In Afar, Amhara and Tigray regions where the conflict took place, interruption of basic services, the destruction of health and education facilities as well as on private property, the interruption of productive activities in many of these areas and large scale displacement caused by the conflict are all adding to the negative impact on socio-economic rights, including the right to food, health and education. In Oromia and Somali regions, the drought in some parts of the regions have stretched the capacity of government and nongovernment organizations to provide humanitarian assistance.

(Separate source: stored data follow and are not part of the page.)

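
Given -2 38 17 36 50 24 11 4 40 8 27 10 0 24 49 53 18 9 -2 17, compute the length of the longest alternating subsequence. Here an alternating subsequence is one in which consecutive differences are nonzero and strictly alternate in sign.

12

Track the best alternating length ending on an up-step vs a down-step at each position: up/down = 1/1, 2/1, 2/3, 4/3, 4/1, 4/5, 2/5, 2/5, 6/5, 6/7, 8/7, 8/9, 2/9, 10/9, 10/5, 10/1, 10/11, 10/11, 1/11, 12/11.
The maximum over both is 12; one such subsequence is -2, 38, 17, 36, 24, 40, 8, 27, 10, 24, 9, 17.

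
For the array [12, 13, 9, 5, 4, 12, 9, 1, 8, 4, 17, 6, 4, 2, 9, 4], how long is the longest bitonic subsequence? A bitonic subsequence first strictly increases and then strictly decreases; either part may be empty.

8

Let inc[i] be the LIS ending at i and dec[i] the longest strictly decreasing subsequence starting at i. inc = [1, 2, 1, 1, 1, 2, 2, 1, 2, 2, 3, 3, 2, 2, 4, 3], dec = [6, 7, 5, 3, 2, 6, 5, 1, 4, 2, 4, 3, 2, 1, 2, 1].
max_i inc[i]+dec[i]−1 = 8, with one witness 12, 13, 12, 9, 8, 6, 4, 2.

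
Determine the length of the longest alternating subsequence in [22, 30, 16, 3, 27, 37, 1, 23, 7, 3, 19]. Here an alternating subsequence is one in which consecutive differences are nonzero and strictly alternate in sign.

Track the best alternating length ending on an up-step vs a down-step at each position: up/down = 1/1, 2/1, 1/3, 1/3, 4/3, 4/1, 1/5, 6/5, 6/7, 6/7, 8/7.
The maximum over both is 8; one such subsequence is 22, 30, 16, 27, 1, 23, 7, 19.

8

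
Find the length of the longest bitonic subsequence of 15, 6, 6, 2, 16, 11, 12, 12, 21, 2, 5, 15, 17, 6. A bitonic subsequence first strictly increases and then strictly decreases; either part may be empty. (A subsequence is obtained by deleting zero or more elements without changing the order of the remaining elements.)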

Over 4 million internally displaced persons still await durable solutions and depend on humanitarian assistance, the availability and other aspects of which are themselves impacted by the overall human rights situation in the country; an impact which is also felt by host communities. In similar vein, the report also stresses that the rights women, children, older persons and persons with disability need the urgent and deliberate attention of government authorities.
With regards to freedom of opinion, thought, expression and the right to seek information the Commission’s monitoring work also found that at various times between the months of July 2021 and May 2022, 54 media personnel, including 15 reported to be in detention in Tigray region, have been arrested and detained for a period ranging from days to months.
At the July 8, 2022 press conference to officially launch the Human Rights Situation in Ethiopia Report also covers an overall assessment of the 6 National Elections that took place during the concluded fiscal year, findings based on the Commission’s work in handling individual complaints, the situation of persons deprived of their liberty and held in irregular places of detention, police stations and prisons.
In addition to human rights violations committed by government bodies/authorities, non-state actors are responsible for large scale human rights violations. The Commission’s monitoring and investigation work also shows that in the context of the war in Northern Ethiopia and conflicts in other parts of the country, armed groups, non organized groups and individuals have carried out ethnic or religious motivated killings, physical injury, forced displacement and destruction or looting of property against civilians.
In his foreword to the report, EHRC Chief Commissioner Daniel Bekele notes “It is a reminder that, since political disagreements/instability are at the root of the overall context of war, conflicts and widespread attacks against civilians that Ethiopia finds itself in at this time, political solutions are an inevitable part of sustainable solutions”.
Adding that the report is based on findings from the Commission’s monitoring and investigation work, advocacy, documentation, assessment, human rights education related activities during the just concluded fiscal year as a result of which it is bound to have temporal, geographic and human rights issues coverage limitations, Daniel Bekele also said “ Though this first annual human rights situation report does not purport to be an exhaustive list of incidents of human rights violations, it provides a comprehensive overview of human rights concerns that require immediate and urgent attention. As such, and with the recommendations it puts forth, the report is a useful tool for federal and regional governments in particular to review and take corrective measures in their respective area of work.” The Chief Commissioner also indicated that the report also aims to contribute to the work of both national and international organizations.